There are several ways to get to Machu Picchu, and all of them sound like great options. We can ride the bikes out to Santa Teresa and then either ride or hike or take a taxi to the Hydroelectric dam and walk the last several miles to Machu Picchu Pueblo (aka Aguas Calientes). We can ride bike or take a bus to Ollantaytambo about an hour and a half from Cusco and then take the train through the Sacred Valley to A.C. or you can do some major hiking if that’s more your cup of tea. You can’t drive/ride any closer to Machu Picchu than to the hydroelectric dam about 9 miles up the river valley.
After a few days of mulling over the options, our schedule and current physical condition – bus and train it is. We’ve both been a little worn out and Cusco means a bug for each of us, not that it’s got anything to do with Cusco but it just works out that way. So we book train tickets and tickets to get into Machu Picchu and leave Cusco on a collective on a Sunday and take the drive to Ollantaytambo.
The view from the windows of the bus is incredible as we drop down into Urubamba…we can see snow=capped peaks along the mountain range. And part of me wishes we had ridden, but I also know I wouldn’t be able to enjoy the view as much if I’d been riding, so it’s a trade off. We catch the train within 30 minutes of arriving in Ollantaytambo and are off for the 1 hour and 40 minute ride to Aguas Calientes.
We arrive in A.C. and walk over the footbridge (there are no private cars in this town, it’s really a walking town) to go find our hostel and settle in.
We have dinner and drinks with Toby and Chloe, friends who drove to Santa Teresa and did the hike with their dog today. And we check out the town square.
We buy our bus tickets ($10 each way or $19 for a round trip) at the bus station and the next morning we line up at 4:10am to catch the first bus of the day at 5:30. We are the first people there but within a few minutes other people arrive and start to line up behind us. And by the time the bus is ready to go there are enough people to fill a few buses.

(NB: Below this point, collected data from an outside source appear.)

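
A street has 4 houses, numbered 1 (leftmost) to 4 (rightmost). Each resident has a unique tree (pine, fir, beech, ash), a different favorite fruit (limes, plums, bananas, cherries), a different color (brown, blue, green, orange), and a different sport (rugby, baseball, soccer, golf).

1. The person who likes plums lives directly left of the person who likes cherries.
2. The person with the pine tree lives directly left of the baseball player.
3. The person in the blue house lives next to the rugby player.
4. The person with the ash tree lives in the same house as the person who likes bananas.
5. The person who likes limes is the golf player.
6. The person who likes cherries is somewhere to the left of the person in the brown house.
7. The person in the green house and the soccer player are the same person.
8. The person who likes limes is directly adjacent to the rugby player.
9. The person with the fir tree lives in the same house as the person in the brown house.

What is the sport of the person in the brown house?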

We get to the top after a 20-minute ride up gravel switchbacks on the private park road, only to line up behind a hundred or so sweaty, smelly runners and athletes who have either run or hiked up the mountain. It’s impressive. The gates open at 6am and off we go into Machu Picchu.
There are clouds over the main ruins but they are breaking up as the sun rises higher in the sky, hiding and then releasing the ruins.

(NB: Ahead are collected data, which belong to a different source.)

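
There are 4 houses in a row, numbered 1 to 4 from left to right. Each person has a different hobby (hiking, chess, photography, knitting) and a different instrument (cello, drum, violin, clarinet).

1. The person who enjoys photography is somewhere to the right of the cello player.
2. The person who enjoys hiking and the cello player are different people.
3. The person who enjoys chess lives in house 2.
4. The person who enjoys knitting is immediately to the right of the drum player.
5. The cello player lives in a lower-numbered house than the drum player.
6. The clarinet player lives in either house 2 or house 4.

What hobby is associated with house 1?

By clue 3, the person who enjoys chess is in house 2.
House 1's hobby must be hiking (nothing else left).
The cello player is in house 2 (clue 2).
From clue 5, the drum player must be in house 3.
House 1 instrument: only violin fits.
House 4 instrument: only clarinet fits.
By clue 4, the person who enjoys knitting is in house 4.
The only hobby still possible for house 3 is photography.
So: house 1 = hiking/violin, house 2 = chess/cello, house 3 = photography/drum, house 4 = knitting/clarinet.

hiking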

We hike to the Inka Bridge, which is a narrow trail that hugs the mountain wall and includes a stone and wooden bridge over a part of the trail where the ledge is too narrow to walk on. It’s in the photo behind me.
From this trail we can see the hydroelectric dam to our west down in the river valley.
Then we hike back up the trail to the ruins of Machu Picchu. The sun has dissolved most of the clouds and is casting deep shadows from its low vantage point just over Machu Picchu Mountain.
There really aren’t words for how beautiful it all is.